Legislation Introduced to Radically Increase Estate Tax - safnow.org

A bill which would dramatically increase estate taxes has been introduced by Senator Bernie Sanders (I-VT). S. 309 is titled the “For the 99.8 Percent Act.”

Sen. Sanders asserts that “only 0.2% of Americans” have estates that are valued over $3.5 million. In response, he introduced S. 309 stating he felt that “from a moral, economic, and political perspective, our nation will not thrive when so few have so much and so many have so little.”

Under tax reform enacted in 2017, the first $11.4 million per person and $22.8 per couple would be exempt from the federal estate tax. The portion above those levels is subject to a 40 percent tax rate. That provision will expire at the end of 2025 and will revert to its pre-reform levels of $5 million per person adjusted for cost of living increases if it is not extended or changed.

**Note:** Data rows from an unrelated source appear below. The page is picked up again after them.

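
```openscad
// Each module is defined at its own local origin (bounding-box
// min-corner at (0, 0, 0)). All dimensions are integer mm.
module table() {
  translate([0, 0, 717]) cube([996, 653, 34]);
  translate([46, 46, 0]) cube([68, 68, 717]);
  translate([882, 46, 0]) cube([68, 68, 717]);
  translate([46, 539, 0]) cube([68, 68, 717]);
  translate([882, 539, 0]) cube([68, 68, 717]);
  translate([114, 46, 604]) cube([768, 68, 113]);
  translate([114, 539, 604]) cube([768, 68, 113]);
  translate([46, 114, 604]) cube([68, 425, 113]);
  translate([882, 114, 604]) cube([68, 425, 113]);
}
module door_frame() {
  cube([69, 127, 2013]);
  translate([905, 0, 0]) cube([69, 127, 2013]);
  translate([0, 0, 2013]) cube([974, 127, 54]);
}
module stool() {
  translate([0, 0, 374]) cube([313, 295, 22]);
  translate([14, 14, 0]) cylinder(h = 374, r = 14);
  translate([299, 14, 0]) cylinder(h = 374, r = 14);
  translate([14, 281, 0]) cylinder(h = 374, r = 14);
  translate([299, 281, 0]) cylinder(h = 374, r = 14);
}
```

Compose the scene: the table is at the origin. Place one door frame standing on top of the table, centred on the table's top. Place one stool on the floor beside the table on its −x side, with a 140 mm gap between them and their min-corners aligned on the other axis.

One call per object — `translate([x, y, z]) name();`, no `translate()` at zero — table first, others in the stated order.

table();
translate([11, 263, 751]) door_frame();
translate([-453, 0, 0]) stool();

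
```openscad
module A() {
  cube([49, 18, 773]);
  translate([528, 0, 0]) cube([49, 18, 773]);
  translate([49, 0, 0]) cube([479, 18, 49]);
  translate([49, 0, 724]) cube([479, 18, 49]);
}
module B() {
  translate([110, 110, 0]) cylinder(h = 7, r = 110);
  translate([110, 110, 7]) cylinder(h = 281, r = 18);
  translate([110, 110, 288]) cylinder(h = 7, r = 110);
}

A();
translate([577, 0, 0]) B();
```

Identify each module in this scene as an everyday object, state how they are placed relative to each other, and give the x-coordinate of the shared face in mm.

A is a picture frame. B is a spool. The spool is against the picture frame's +x side, with their −y faces flush. The x-coordinate of the shared face is 577 mm.

The picture frame's +x face and the spool's −x face are both at x = 577 mm.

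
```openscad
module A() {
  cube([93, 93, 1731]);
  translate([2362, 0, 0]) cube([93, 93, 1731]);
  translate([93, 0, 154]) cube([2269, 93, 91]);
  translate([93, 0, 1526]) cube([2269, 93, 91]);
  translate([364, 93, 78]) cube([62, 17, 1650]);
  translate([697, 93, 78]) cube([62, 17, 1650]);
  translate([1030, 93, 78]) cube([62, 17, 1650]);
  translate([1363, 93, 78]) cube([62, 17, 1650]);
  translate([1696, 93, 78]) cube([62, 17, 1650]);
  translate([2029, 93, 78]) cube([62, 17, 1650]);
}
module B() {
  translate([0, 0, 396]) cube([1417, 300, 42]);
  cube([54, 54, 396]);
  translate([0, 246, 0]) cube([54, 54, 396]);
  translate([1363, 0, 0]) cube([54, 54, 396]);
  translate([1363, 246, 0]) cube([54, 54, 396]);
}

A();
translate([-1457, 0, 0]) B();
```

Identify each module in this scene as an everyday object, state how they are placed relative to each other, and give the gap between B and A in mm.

A is a fence section. B is a bench. The bench is on the floor beside the fence section on its −x side. The gap between the bench and the fence section is 40 mm.

The bench's nearest face is 40 mm from the fence section's −x face.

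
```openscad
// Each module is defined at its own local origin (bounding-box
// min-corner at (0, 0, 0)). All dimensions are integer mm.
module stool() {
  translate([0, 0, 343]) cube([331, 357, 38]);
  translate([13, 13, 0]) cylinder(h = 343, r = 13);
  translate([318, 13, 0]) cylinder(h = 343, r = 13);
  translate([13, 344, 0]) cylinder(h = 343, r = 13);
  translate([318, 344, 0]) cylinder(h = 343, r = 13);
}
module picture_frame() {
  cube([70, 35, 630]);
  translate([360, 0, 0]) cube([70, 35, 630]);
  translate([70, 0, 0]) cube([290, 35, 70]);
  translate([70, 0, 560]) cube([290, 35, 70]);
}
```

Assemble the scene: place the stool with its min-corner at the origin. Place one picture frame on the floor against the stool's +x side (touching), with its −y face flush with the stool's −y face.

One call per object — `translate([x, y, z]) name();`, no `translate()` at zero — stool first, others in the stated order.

stool();
translate([331, 0, 0]) picture_frame();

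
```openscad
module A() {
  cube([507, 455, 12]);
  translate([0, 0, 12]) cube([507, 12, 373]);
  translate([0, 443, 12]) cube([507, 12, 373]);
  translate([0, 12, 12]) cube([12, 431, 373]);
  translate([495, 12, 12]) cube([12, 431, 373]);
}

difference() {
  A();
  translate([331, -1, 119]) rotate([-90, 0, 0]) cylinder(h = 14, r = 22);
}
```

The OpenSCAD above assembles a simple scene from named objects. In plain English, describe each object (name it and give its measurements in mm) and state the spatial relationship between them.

A is an open storage box with external size 507×455×385 mm and wall thickness 12 mm (the base is also 12 mm thick). The base covers the whole footprint; the four walls stand on the base, with the y-facing walls full-width and the x-facing walls fitting between their inner faces.

The open box has a circular hole of radius 22 mm through its front wall, centred at (x = 331, z = 119).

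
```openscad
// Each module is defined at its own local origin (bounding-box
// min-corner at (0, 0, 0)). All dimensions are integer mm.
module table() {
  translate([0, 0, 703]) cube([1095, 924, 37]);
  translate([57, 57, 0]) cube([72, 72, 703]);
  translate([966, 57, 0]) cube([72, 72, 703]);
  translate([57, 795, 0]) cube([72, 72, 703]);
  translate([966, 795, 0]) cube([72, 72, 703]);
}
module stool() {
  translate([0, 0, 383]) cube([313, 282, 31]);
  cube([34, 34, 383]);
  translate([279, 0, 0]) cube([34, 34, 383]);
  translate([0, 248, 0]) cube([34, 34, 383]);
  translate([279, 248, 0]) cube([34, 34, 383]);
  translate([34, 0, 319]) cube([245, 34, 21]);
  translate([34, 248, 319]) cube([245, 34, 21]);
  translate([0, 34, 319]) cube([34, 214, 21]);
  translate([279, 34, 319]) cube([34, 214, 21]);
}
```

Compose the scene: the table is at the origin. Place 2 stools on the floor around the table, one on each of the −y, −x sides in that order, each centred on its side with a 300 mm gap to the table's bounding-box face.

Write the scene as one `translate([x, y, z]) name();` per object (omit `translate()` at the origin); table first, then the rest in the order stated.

table();
translate([391, -582, 0]) stool();
translate([-613, 321, 0]) stool();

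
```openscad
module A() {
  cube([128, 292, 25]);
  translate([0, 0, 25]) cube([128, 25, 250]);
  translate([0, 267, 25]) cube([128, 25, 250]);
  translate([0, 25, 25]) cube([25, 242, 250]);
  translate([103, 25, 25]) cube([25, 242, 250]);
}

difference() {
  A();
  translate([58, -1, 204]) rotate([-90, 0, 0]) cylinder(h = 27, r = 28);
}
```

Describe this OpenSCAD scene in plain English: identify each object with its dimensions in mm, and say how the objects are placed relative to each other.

A is an open storage box with external size 128×292×275 mm and wall thickness 25 mm (the base is also 25 mm thick). The base covers the whole footprint; the four walls stand on the base, with the y-facing walls full-width and the x-facing walls fitting between their inner faces.

The open box has a circular hole of radius 28 mm through its front wall, centred at (x = 58, z = 204).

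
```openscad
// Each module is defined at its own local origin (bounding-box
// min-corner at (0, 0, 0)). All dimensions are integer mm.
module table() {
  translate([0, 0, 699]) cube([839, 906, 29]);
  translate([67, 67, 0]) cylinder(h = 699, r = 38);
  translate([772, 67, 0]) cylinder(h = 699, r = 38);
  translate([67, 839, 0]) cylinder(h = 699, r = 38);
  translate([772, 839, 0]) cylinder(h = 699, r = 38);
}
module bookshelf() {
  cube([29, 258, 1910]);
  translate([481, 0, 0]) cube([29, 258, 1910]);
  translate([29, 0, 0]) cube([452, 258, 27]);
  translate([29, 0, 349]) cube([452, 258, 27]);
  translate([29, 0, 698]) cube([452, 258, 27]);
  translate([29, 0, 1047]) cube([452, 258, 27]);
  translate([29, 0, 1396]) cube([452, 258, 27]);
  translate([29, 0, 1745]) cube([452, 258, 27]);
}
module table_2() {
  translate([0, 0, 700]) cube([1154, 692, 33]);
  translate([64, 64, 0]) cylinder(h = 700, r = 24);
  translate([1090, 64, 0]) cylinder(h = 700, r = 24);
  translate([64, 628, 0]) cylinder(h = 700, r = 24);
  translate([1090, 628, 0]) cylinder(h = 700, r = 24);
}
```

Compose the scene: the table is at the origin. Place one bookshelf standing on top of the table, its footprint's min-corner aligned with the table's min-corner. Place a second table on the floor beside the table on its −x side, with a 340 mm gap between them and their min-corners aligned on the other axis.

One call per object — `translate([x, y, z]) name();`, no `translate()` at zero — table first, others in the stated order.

table();
translate([0, 0, 728]) bookshelf();
translate([-1494, 0, 0]) table_2();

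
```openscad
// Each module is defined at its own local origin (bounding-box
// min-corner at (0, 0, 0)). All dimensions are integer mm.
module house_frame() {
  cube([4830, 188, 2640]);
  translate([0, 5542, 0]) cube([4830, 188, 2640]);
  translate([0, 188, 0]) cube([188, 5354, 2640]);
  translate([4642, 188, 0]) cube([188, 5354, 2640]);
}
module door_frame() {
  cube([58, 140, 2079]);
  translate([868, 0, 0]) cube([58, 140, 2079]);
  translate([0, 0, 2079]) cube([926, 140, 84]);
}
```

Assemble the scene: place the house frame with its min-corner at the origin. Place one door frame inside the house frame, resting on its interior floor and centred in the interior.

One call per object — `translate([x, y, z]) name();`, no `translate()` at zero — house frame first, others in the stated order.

house_frame();
translate([1952, 2795, 0]) door_frame();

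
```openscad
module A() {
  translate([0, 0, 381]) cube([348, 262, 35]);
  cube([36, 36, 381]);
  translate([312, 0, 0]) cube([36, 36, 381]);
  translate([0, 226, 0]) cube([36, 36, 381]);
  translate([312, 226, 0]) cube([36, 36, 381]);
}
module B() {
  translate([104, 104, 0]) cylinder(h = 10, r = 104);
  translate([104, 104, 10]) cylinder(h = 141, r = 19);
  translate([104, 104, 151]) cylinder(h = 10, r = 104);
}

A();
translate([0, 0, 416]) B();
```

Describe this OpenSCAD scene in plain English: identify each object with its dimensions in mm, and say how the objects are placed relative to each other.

A is a simple wooden stool: a rectangular seat 348 mm (x) by 262 mm (y), 35 mm thick, top face at z = 416 mm, on four square legs, each 36×36 mm in cross-section. The legs rest on z = 0, each flush with a corner of the seat.

B is a spool: two coaxial disc flanges of radius 104 mm and thickness 10 mm, joined by a core cylinder of radius 19 mm and height 141 mm. The lower flange rests on z = 0 and the three cylinders share a vertical axis.

The spool is on top of the stool.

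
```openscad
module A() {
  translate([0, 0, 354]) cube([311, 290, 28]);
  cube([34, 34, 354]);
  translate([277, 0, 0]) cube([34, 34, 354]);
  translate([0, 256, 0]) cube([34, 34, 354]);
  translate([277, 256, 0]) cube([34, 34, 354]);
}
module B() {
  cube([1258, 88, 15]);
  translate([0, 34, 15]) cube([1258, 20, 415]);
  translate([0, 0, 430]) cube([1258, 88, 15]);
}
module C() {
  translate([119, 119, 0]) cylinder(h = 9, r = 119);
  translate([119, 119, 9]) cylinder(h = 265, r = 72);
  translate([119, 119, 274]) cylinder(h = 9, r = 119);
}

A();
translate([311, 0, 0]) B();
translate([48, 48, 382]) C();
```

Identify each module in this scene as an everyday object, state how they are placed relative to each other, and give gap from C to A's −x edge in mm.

The spool's min-x is at 48; the stool's min-x is 0; gap = 48 mm.

A is a stool. B is an I-beam. C is a spool. The I-beam is against the stool's +x side, with their −y faces flush. The spool is on top of the stool. The gap from the spool to the stool's −x edge is 48 mm.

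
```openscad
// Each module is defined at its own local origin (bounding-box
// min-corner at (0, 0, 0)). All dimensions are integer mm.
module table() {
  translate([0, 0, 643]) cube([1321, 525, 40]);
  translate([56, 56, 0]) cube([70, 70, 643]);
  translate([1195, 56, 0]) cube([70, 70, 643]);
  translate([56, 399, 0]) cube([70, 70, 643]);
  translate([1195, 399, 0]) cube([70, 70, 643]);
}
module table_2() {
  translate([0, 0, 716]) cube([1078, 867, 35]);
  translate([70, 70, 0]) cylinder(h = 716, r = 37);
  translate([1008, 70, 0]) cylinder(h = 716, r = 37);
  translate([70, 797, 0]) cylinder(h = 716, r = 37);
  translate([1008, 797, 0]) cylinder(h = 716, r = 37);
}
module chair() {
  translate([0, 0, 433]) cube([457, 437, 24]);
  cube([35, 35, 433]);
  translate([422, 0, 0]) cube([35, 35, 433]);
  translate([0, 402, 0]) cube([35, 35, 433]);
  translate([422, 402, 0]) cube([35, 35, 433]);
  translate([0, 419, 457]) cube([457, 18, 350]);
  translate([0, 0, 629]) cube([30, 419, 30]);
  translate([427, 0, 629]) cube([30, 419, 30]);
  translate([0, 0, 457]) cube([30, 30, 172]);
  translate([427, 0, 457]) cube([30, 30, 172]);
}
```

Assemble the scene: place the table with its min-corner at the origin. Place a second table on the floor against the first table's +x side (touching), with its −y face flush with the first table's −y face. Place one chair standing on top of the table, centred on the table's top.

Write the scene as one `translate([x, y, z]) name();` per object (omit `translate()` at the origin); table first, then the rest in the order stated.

table();
translate([1321, 0, 0]) table_2();
translate([432, 44, 683]) chair();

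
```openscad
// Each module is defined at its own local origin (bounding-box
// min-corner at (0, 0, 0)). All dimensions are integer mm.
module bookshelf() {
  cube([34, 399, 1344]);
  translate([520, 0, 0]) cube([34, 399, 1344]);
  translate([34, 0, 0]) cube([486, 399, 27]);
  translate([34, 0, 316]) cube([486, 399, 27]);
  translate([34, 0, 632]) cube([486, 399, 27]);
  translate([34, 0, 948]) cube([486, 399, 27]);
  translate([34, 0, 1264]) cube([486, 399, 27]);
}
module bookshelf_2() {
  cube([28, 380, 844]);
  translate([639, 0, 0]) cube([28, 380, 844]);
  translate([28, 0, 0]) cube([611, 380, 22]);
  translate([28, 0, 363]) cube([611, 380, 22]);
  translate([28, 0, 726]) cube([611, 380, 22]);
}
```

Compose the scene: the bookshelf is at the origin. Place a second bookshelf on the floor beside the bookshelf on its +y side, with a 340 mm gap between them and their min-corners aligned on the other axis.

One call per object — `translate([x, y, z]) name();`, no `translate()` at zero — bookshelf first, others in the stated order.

bookshelf();
translate([0, 739, 0]) bookshelf_2();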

S. 309 would make the following changes to the 40 percent estate tax rate:

• 45 percent on the value of an estate between $3.5 million and $10 million
• 50 percent on the value of an estate between $10 million and $50 million
• 55 percent on the value of an estate in excess of $50 million
• 77 percent on the value of an estate in excess of $1 billion.

Only Sen. Kirsten Gillibrand (D-NY) has cosponsored S. 309 and it currently has no companion bill in the House.

Meanwhile, the Senate Republican leadership introduced S. 215, the Death Tax Repeal Act, to repeal estate taxes outright. That bill has 32 cosponsors in the Senate and three similar bills have been introduced in the House.

Like S. 309, S. 215 has little chance of becoming law given the current split control of Congress. However, the situation may change after the 2020 elections.